After a reader had slogged through a 28-page forum discussion on Comprehensible Input-based language teaching, the question came out: Could someone post a very brief, 3- or 4- point summary of the basics? This is my take on that.
Comprehensible Input: the brain acquires language by hearing language it can understand.
It takes many repetitions for the brain to acquire new words, and many more repetitions for it to master and internalize a new structure (“grammar pattern”) so it can use (comprehend or produce) either unconsciously and correctly.
Acquisition takes time, and everyone’s acquisition goes at a slightly different pace.
Output will happen when the brain has sufficiently grasped a certain word or piece of structure. Until then, output is forced and most often will be incorrect as the brain seeks to use rules and logic to consciously construct language based on its knowledge of the native and any other languages it knows well or in part.
Most programs these days teach some variation of the “communicative approach”, which holds that the brain learns language through memorization of patterns and vocabulary items which are plugged into the patterns. Under this view, output must be forced so that the student can “practice” the new material by speaking and writing it, in order to master it.
CI and the communicative approach are diametrically opposed to one another because of the basic difference in the beliefs underpinning each about how language is acquired/learned.
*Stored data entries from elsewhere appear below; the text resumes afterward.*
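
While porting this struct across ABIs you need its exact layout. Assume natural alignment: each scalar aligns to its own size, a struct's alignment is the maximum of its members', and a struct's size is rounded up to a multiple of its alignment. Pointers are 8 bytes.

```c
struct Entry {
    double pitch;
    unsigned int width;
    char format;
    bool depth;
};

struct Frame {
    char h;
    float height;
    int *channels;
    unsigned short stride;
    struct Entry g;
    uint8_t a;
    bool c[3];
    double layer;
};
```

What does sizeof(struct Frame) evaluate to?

56

Entry: 0..8  pitch  (8B, 8-aligned); 8..12  width  (4B, 4-aligned); 12..13  format  (1B, 1-aligned); 13..14  depth  (1B, 1-aligned); 14..16  -- tail padding (2B); sizeof = 16, alignof = 8
0..1  h  (1B, 1-aligned)
1..4  -- padding (3B)
4..8  height  (4B, 4-aligned)
8..16  channels  (8B, 8-aligned)
16..18  stride  (2B, 2-aligned)
18..24  -- padding (6B)
24..40  g  (16B, 8-aligned)
40..41  a  (1B, 1-aligned)
41..44  c  (3B, 1-aligned)
44..48  -- padding (4B)
48..56  layer  (8B, 8-aligned)
sizeof = 56, alignof = 8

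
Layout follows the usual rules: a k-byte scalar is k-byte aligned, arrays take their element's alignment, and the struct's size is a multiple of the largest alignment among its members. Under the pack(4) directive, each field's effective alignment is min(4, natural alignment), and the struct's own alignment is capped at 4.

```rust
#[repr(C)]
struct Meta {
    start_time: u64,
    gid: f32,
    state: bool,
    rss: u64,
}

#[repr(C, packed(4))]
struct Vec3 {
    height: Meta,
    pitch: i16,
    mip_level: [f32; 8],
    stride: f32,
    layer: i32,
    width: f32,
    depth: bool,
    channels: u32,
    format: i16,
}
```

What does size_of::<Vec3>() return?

84 bytes

Meta: 0..8  start_time  (8B, 8-aligned); 8..12  gid  (4B, 4-aligned); 12..13  state  (1B, 1-aligned); 13..16  -- padding (3B); 16..24  rss  (8B, 8-aligned); sizeof = 24, alignof = 8
0..24  height  (24B, 4-aligned)
24..26  pitch  (2B, 2-aligned)
26..28  -- padding (2B)
28..60  mip_level  (32B, 4-aligned)
60..64  stride  (4B, 4-aligned)
64..68  layer  (4B, 4-aligned)
68..72  width  (4B, 4-aligned)
72..73  depth  (1B, 1-aligned)
73..76  -- padding (3B)
76..80  channels  (4B, 4-aligned)
80..82  format  (2B, 2-aligned)
82..84  -- tail padding (2B)
sizeof = 84, alignof = 4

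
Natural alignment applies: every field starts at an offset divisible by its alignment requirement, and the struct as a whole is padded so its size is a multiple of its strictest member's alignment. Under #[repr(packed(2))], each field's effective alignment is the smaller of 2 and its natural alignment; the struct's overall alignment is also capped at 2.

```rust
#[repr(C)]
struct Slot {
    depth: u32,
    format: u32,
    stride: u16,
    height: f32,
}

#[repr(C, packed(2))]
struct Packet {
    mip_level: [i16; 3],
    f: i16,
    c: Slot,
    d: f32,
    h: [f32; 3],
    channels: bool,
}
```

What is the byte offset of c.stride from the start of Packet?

16

Slot: depth at 0 (size 4, align 4) → ends 4; format at 4 (size 4, align 4) → ends 8; stride at 8 (size 2, align 2) → ends 10; pad 2 to align 4 for height; height at 12 (size 4, align 4) → ends 16; total 16 bytes, alignment 4
mip_level at 0 (size 6, align 2) → ends 6
f at 6 (size 2, align 2) → ends 8
c at 8 (size 16, align 2) → ends 24
within Slot: stride at 8
8 + 8 = 16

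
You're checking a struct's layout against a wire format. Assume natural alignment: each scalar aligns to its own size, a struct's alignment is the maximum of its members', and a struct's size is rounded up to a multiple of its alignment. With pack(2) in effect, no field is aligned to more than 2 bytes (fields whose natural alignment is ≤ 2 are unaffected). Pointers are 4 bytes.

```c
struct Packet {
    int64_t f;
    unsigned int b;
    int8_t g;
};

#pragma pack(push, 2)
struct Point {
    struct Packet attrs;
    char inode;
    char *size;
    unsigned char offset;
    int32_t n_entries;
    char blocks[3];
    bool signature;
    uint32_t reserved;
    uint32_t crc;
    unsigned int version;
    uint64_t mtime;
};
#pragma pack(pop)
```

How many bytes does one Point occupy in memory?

52 bytes

Packet: f at 0 (size 8, align 8) → ends 8; b at 8 (size 4, align 4) → ends 12; g at 12 (size 1, align 1) → ends 13; tail pad 3 to reach multiple of 8; total 16 bytes, alignment 8
attrs at 0 (size 16, align 2) → ends 16
inode at 16 (size 1, align 1) → ends 17
pad 1 to align 2 for size
size at 18 (size 4, align 2) → ends 22
offset at 22 (size 1, align 1) → ends 23
pad 1 to align 2 for n_entries
n_entries at 24 (size 4, align 2) → ends 28
blocks at 28 (size 3, align 1) → ends 31
signature at 31 (size 1, align 1) → ends 32
reserved at 32 (size 4, align 2) → ends 36
crc at 36 (size 4, align 2) → ends 40
version at 40 (size 4, align 2) → ends 44
mtime at 44 (size 8, align 2) → ends 52
total 52 bytes, alignment 2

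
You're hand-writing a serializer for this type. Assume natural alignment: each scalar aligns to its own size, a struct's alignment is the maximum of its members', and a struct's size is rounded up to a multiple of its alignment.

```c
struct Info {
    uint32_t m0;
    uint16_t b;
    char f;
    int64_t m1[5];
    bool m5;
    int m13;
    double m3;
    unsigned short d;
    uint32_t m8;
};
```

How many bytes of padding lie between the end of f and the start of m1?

0..4  m0  (4B, 4-aligned)
4..6  b  (2B, 2-aligned)
6..7  f  (1B, 1-aligned)
7..8  -- padding (1B)
8..48  m1  (40B, 8-aligned)

1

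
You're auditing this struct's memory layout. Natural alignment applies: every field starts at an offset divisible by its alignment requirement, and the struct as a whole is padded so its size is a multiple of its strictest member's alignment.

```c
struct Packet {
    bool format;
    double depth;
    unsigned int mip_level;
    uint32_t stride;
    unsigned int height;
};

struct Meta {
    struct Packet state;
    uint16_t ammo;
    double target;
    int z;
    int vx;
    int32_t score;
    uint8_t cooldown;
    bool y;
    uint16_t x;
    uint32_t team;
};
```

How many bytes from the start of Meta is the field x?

62

Packet: @0: format [1B, align 1] → 1; +7 pad (align 8); @8: depth [8B, align 8] → 16; @16: mip_level [4B, align 4] → 20; @20: stride [4B, align 4] → 24; @24: height [4B, align 4] → 28; +4 tail pad (align 8); size 32, align 8
@0: state [32B, align 8] → 32
@32: ammo [2B, align 2] → 34
+6 pad (align 8)
@40: target [8B, align 8] → 48
@48: z [4B, align 4] → 52
@52: vx [4B, align 4] → 56
@56: score [4B, align 4] → 60
@60: cooldown [1B, align 1] → 61
@61: y [1B, align 1] → 62
@62: x [2B, align 2] → 64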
Even the meaning assigned to the phrase “comprehensible input” (which has been used daily by the CI community for many years) differs hugely between the CI and communicative communities. When a communicative trainer says “comprehensible” what he really means, to the CI teacher, is “somewhat comprehensible”, “we’ll gesture and hope for the best”, or “we managed to avoid translation”. None of these are acceptable for TPRS teachers within the CI philosophy of teaching. I strongly urge the rules-and-output folks to find another term, because it simply does not fit with logic that “comprehensible” should mean anything less than “able to be understood”!